For some, the situation is less abstract.
John Anderson, 65, is a retired dockworker who lives in the Northland. He worked for 30 years until he was forced to retire after 12 orthopedic surgeries. Now he walks with a cane 90 percent of the time. He lives paycheck to paycheck on his $3,000 monthly pension check.
His wife had her second spinal fusion surgery in April, and he’s currently taking care of her, and when she’s healthy enough he’ll schedule a shoulder replacement surgery he needs, and it’ll be her turn to take care of him.
“If they were to cut me, I would lose everything,” he said.
Anderson said he’s also a good example of the kind of widespread economic devastation that could occur if plans like Central States are simply allowed to go belly-up. The loss of his pension wouldn’t just affect him, he said, it would spread outward like a wave, damaging his whole family and community. That would be the case for many others who rely on their pensions.
“The Republicans are afraid this will turn into a bailout and cost the taxpayers greatly,” Anderson said. It’ll cost even more when people who are living check to check lose out on their pensions and need to go on state or federal assistance, he said.
There’s also a sense among union members and retirees that the federal government should be responsible for taking care of them because unions and pension funds have been federally regulated for decades, and the threat of insolvency has been obvious for some time.

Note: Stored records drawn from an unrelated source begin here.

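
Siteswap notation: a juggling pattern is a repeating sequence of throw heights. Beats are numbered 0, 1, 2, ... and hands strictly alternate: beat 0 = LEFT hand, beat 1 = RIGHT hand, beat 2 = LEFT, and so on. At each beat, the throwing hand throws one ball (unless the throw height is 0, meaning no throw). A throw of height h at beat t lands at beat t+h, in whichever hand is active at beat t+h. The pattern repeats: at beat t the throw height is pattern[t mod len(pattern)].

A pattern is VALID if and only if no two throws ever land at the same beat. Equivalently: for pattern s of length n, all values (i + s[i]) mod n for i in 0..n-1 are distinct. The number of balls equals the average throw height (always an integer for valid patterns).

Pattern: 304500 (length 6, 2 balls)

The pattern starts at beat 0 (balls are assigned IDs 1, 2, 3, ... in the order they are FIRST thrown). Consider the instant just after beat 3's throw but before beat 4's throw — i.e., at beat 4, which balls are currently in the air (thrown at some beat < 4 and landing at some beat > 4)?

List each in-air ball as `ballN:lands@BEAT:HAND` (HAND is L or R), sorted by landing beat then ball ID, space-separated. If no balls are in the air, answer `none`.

Answer: ball2:lands@6:L ball1:lands@8:L

Derivation:
Beat 0 (L): throw ball1 h=3 -> lands@3:R; in-air after throw: [b1@3:R]
Beat 2 (L): throw ball2 h=4 -> lands@6:L; in-air after throw: [b1@3:R b2@6:L]
Beat 3 (R): throw ball1 h=5 -> lands@8:L; in-air after throw: [b2@6:L b1@8:L]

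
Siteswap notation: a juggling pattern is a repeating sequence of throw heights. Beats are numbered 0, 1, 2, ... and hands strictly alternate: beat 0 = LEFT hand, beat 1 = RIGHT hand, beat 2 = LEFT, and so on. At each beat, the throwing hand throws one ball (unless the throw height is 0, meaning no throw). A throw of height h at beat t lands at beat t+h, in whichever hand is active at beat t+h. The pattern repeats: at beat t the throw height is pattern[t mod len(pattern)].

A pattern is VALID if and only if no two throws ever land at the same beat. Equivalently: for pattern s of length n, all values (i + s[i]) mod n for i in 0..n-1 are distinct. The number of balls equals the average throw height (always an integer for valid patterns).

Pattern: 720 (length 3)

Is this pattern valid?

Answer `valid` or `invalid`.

i=0: (i + s[i]) mod n = (0 + 7) mod 3 = 1
i=1: (i + s[i]) mod n = (1 + 2) mod 3 = 0
i=2: (i + s[i]) mod n = (2 + 0) mod 3 = 2
Residues: [1, 0, 2], distinct: True

Answer: valid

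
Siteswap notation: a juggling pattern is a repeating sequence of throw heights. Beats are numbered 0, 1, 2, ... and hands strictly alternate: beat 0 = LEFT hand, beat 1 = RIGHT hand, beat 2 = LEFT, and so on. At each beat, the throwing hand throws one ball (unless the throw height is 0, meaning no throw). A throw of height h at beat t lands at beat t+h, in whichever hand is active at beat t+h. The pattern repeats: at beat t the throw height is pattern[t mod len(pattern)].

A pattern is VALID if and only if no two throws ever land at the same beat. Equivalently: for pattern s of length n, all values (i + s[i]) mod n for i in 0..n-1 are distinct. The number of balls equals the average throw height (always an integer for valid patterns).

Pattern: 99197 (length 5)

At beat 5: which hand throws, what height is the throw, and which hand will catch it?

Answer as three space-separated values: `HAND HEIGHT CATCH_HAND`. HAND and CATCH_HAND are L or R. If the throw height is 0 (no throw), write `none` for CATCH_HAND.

Answer: R 9 L

Derivation:
Beat 5: 5 mod 2 = 1, so hand = R
Throw height = pattern[5 mod 5] = pattern[0] = 9
Lands at beat 5+9=14, 14 mod 2 = 0, so catch hand = L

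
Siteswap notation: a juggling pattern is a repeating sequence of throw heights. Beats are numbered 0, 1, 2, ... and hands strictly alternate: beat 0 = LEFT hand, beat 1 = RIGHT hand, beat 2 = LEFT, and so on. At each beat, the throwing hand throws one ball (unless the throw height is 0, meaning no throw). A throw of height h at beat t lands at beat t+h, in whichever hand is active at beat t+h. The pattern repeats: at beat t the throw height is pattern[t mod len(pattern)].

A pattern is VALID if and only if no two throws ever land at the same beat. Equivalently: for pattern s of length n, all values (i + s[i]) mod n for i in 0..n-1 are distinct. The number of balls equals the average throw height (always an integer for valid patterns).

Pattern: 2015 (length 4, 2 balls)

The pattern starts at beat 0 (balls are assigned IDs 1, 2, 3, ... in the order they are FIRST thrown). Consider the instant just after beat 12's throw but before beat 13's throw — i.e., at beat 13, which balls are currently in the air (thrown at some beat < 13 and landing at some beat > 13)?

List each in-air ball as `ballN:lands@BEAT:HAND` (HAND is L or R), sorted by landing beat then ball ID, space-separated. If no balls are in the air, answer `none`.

Beat 0 (L): throw ball1 h=2 -> lands@2:L; in-air after throw: [b1@2:L]
Beat 2 (L): throw ball1 h=1 -> lands@3:R; in-air after throw: [b1@3:R]
Beat 3 (R): throw ball1 h=5 -> lands@8:L; in-air after throw: [b1@8:L]
Beat 4 (L): throw ball2 h=2 -> lands@6:L; in-air after throw: [b2@6:L b1@8:L]
Beat 6 (L): throw ball2 h=1 -> lands@7:R; in-air after throw: [b2@7:R b1@8:L]
Beat 7 (R): throw ball2 h=5 -> lands@12:L; in-air after throw: [b1@8:L b2@12:L]
Beat 8 (L): throw ball1 h=2 -> lands@10:L; in-air after throw: [b1@10:L b2@12:L]
Beat 10 (L): throw ball1 h=1 -> lands@11:R; in-air after throw: [b1@11:R b2@12:L]
Beat 11 (R): throw ball1 h=5 -> lands@16:L; in-air after throw: [b2@12:L b1@16:L]
Beat 12 (L): throw ball2 h=2 -> lands@14:L; in-air after throw: [b2@14:L b1@16:L]

Answer: ball2:lands@14:L ball1:lands@16:L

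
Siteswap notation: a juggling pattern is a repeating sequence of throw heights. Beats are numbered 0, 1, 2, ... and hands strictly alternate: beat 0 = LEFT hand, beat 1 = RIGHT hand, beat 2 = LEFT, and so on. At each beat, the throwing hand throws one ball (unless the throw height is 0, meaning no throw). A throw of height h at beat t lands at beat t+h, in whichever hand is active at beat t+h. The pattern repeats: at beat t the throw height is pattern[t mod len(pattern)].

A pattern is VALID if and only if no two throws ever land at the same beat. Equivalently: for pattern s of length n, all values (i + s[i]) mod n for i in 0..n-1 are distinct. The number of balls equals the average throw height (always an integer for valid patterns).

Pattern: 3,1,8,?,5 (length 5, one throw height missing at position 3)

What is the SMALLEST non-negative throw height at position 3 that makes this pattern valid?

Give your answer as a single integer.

Answer: 3

Derivation:
i=0: (0 + 3) mod 5 = 3
i=1: (1 + 1) mod 5 = 2
i=2: (2 + 8) mod 5 = 0
i=3: s[i]=? (unknown)
i=4: (4 + 5) mod 5 = 4
Known residues: [0, 2, 3, 4]; need a permutation of 0..4, so missing residue r = 1
Need (3 + s) mod 5 = 1; smallest s = (1 - 3) mod 5 = 3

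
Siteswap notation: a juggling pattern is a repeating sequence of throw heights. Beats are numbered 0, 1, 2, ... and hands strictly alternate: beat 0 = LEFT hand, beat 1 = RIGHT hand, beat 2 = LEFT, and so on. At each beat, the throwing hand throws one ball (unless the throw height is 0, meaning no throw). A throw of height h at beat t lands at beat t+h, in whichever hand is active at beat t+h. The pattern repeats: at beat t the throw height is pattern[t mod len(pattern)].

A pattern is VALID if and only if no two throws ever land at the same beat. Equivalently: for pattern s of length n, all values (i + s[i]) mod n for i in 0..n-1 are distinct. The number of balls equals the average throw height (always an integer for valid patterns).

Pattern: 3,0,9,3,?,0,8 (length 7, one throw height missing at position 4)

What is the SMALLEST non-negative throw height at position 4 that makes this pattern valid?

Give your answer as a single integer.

i=0: (0 + 3) mod 7 = 3
i=1: (1 + 0) mod 7 = 1
i=2: (2 + 9) mod 7 = 4
i=3: (3 + 3) mod 7 = 6
i=4: s[i]=? (unknown)
i=5: (5 + 0) mod 7 = 5
i=6: (6 + 8) mod 7 = 0
Known residues: [0, 1, 3, 4, 5, 6]; need a permutation of 0..6, so missing residue r = 2
Need (4 + s) mod 7 = 2; smallest s = (2 - 4) mod 7 = 5

Answer: 5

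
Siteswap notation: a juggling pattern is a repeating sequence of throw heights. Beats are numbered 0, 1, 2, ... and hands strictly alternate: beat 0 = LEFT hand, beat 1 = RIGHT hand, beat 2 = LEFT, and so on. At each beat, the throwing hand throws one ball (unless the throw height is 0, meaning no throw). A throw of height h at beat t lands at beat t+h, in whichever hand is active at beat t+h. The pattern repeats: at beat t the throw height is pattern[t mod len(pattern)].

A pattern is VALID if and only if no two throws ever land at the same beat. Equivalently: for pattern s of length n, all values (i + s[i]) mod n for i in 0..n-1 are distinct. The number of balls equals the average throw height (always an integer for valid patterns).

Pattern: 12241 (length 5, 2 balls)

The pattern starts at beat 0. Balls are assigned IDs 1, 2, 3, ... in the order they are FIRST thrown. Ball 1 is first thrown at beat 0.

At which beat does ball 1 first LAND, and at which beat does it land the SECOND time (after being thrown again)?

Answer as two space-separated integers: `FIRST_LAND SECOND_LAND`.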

“Congress has to do something. That’s their project. They’ve kicked that football around for decades,” Anderson said.
But Wes Epperson, co-director of the Missouri Kansas City Committee to Protect Pensions, isn’t enthusiastic about the prospects of the congressional committee finding a solution.
“My personal feeling is that I don’t know the committee is going to be able to resolve this,” Epperson said. “It may come down to the election in November.”